The future: AlphaFold 3 and AI fusion

  • AlphaFold 3 broadens the “structural biology” scope to include DNA, RNA, small molecules and multi‑component assemblies, improving interaction and binding predictions.
  • A promising direction is fusing specialist predictive models with large language models to create systems that can reason over sequences, structures, and the scientific literature — enabling better scientific workflows and automated hypothesis generation.
  • Jumper expects incremental but meaningful acceleration in structural biology (he estimates a ~5–10% speedup for the field) and continued technological build‑out needed for larger impacts (e.g., drug development).

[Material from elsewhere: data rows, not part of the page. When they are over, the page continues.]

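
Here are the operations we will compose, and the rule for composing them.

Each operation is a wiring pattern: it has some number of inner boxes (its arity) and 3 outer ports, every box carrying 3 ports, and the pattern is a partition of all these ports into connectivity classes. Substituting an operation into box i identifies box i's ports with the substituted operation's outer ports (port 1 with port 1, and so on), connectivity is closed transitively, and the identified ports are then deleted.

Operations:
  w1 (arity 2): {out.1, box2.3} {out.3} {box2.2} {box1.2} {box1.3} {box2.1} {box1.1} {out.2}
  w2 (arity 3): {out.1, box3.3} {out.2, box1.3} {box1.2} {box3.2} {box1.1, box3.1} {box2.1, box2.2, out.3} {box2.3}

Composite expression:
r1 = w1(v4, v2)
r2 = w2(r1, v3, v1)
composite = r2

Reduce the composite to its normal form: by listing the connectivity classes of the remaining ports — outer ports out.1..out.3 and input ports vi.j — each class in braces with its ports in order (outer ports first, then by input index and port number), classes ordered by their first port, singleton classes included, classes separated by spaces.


{out.1, v1.3} {out.2} {out.3, v3.1, v3.2} {v1.1, v2.3} {v1.2} {v2.1} {v2.2} {v3.3} {v4.1} {v4.2} {v4.3}

Reachability decides: close wires over w2-identified ports.
stage w1: inputs (v4, v2), connectivity {out.1, v2.3} {out.2} {out.3} {v2.1} {v2.2} {v4.1} {v4.2} {v4.3}, out.j its boundary
stage w2: inputs (v4, v2, v3, v1), connectivity {out.1, v1.3} {out.2} {out.3, v3.1, v3.2} {v1.1, v2.3} {v1.2} {v2.1} {v2.2} {v3.3} {v4.1} {v4.2} {v4.3}, out.j its boundary


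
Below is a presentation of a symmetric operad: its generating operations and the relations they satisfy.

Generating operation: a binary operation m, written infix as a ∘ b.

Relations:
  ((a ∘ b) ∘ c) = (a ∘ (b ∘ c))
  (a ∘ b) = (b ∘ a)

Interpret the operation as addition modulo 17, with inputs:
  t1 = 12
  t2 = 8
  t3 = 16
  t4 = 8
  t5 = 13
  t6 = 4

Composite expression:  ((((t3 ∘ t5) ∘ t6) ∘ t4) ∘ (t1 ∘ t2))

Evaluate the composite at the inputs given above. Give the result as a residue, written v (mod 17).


(t3 ∘ t5) = 12
((t3 ∘ t5) ∘ t6) = 16
(((t3 ∘ t5) ∘ t6) ∘ t4) = 7
(t1 ∘ t2) = 3
((((t3 ∘ t5) ∘ t6) ∘ t4) ∘ (t1 ∘ t2)) = 10

10 (mod 17)


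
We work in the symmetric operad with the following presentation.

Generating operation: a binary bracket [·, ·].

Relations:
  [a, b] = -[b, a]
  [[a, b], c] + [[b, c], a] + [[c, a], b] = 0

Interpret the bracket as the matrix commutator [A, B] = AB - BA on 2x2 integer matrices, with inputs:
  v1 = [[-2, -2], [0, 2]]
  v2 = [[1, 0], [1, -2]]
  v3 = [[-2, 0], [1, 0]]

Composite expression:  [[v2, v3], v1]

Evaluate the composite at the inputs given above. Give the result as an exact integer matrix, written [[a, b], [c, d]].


[v2, v3] = [[0, 0], [-5, 0]]
[[v2, v3], v1] = [[-10, 0], [20, 10]]

[[-10, 0], [20, 10]]


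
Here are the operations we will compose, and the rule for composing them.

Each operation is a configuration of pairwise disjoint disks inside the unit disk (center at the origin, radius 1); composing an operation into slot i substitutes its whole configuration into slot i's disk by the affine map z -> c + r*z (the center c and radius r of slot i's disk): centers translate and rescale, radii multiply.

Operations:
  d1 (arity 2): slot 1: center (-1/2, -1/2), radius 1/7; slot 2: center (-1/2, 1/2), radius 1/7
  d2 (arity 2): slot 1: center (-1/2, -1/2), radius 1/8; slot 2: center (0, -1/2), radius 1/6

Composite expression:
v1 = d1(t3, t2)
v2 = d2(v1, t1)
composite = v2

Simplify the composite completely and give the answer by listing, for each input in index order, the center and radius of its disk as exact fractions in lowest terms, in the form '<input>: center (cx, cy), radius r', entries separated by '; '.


t1: center (0, -1/2), radius 1/6; t2: center (-9/16, -7/16), radius 1/56; t3: center (-9/16, -9/16), radius 1/56

Affine substitution under d2: radii multiply and t-centers shift.
input t3: composing its 2 substitution steps yields center (-9/16, -9/16), radius 1/56
input t2: composing its 2 substitution steps yields center (-9/16, -7/16), radius 1/56
input t1: composing its 1 substitution step yields center (0, -1/2), radius 1/6


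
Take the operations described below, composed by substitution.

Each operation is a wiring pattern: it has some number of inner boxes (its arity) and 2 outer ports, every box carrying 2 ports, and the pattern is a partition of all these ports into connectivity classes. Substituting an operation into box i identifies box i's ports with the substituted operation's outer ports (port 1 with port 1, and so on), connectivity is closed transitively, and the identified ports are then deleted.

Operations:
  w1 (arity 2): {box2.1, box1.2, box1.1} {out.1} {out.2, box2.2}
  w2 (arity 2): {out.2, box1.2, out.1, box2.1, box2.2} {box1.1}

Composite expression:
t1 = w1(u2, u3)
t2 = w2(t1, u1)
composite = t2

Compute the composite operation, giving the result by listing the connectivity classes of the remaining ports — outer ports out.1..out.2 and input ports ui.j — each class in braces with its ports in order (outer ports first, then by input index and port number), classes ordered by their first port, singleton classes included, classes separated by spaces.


{out.1, out.2, u1.1, u1.2, u3.2} {u2.1, u2.2, u3.1}

After gluing at w2, chains via deleted ports link the u-ports.
after w1, the pattern on (u2, u3) reads {out.1} {out.2, u3.2} {u2.1, u2.2, u3.1} (out.j = its outer ports)
after w2, the pattern on (u2, u3, u1) reads {out.1, out.2, u1.1, u1.2, u3.2} {u2.1, u2.2, u3.1} (out.j = its outer ports)


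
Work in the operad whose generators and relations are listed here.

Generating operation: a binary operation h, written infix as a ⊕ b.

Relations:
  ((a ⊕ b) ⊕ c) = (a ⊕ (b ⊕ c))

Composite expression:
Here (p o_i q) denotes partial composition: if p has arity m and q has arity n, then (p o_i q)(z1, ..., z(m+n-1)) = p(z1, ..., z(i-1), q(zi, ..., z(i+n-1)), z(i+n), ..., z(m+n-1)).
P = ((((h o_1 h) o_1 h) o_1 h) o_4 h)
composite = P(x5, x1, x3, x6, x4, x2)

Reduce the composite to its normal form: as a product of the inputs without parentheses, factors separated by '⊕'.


x5 ⊕ x1 ⊕ x3 ⊕ x6 ⊕ x4 ⊕ x2

The h-tree's shape is irrelevant; the x-reading-order decides.
(x5 ⊕ x1) spells out as x5 ⊕ x1
((x5 ⊕ x1) ⊕ x3) spells out as x5 ⊕ x1 ⊕ x3
(x6 ⊕ x4) spells out as x6 ⊕ x4
(((x5 ⊕ x1) ⊕ x3) ⊕ (x6 ⊕ x4)) spells out as x5 ⊕ x1 ⊕ x3 ⊕ x6 ⊕ x4
((((x5 ⊕ x1) ⊕ x3) ⊕ (x6 ⊕ x4)) ⊕ x2) spells out as x5 ⊕ x1 ⊕ x3 ⊕ x6 ⊕ x4 ⊕ x2


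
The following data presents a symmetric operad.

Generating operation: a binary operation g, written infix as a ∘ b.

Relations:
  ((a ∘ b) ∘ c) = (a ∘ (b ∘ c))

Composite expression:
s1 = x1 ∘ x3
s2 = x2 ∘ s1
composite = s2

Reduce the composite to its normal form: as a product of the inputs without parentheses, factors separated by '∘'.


x2 ∘ x1 ∘ x3

Associativity of g dissolves the nesting; only the x-input order survives.
(x1 ∘ x3) reduces to x1 ∘ x3
(x2 ∘ (x1 ∘ x3)) reduces to x2 ∘ x1 ∘ x3


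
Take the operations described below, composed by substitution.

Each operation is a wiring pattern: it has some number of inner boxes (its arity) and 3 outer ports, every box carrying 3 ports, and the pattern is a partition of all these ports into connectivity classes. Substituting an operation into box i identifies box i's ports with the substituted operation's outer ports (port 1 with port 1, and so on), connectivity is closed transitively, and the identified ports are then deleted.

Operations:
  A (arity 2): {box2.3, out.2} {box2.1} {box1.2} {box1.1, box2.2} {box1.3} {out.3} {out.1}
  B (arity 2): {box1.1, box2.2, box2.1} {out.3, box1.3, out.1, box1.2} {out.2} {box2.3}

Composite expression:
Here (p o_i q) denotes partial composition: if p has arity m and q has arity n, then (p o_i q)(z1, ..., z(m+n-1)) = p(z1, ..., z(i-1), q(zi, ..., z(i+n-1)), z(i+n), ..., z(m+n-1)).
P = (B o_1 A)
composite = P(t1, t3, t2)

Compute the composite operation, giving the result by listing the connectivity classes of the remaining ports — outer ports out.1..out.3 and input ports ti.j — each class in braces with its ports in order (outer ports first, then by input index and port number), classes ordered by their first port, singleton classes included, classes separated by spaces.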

Notable quotes from the interview

  • “Proteins are a couple‑thousand‑atom machines… [they] fold up into a really intricate functional shape.”
  • “It’s almost like if you had your…Ikea bookshelf, and as soon as you open the box, the bookshelf just built itself.”
  • “Structure is a map that helps you make better hypotheses about proteins.”
  • “We made the field of structural biology five or ten percent faster as a whole.”

Practical recommendations / action items

For researchers:

  • Use AlphaFold predictions as hypothesis generators — always consult the model’s confidence scores and validate experimentally.
  • Combine predicted structures with other biochemical and genetic data to design focused experiments (mutagenesis, binding assays, vaccine antigen design).

For labs and companies:

  • Invest in integrating structure prediction into discovery pipelines (but plan for the rest of the drug‑development stack: ADME/Tox, formulation, trials).
  • Build datasets and standards for non‑protein complexes to improve predictive power for RNA/DNA/small molecules.

For funders and policymakers:

  • Support open infrastructure and curated datasets (like the PDB) that make model training and reproducibility possible.
  • Consider compute/energy tradeoffs holistically — compute for AI may replace some experimental energy costs but raises other infrastructure questions.

This summary captures the main points John Jumper made about AlphaFold’s technical approach, immediate scientific uses, limits, and how the next phases of AI in structural biology and drug discovery could evolve.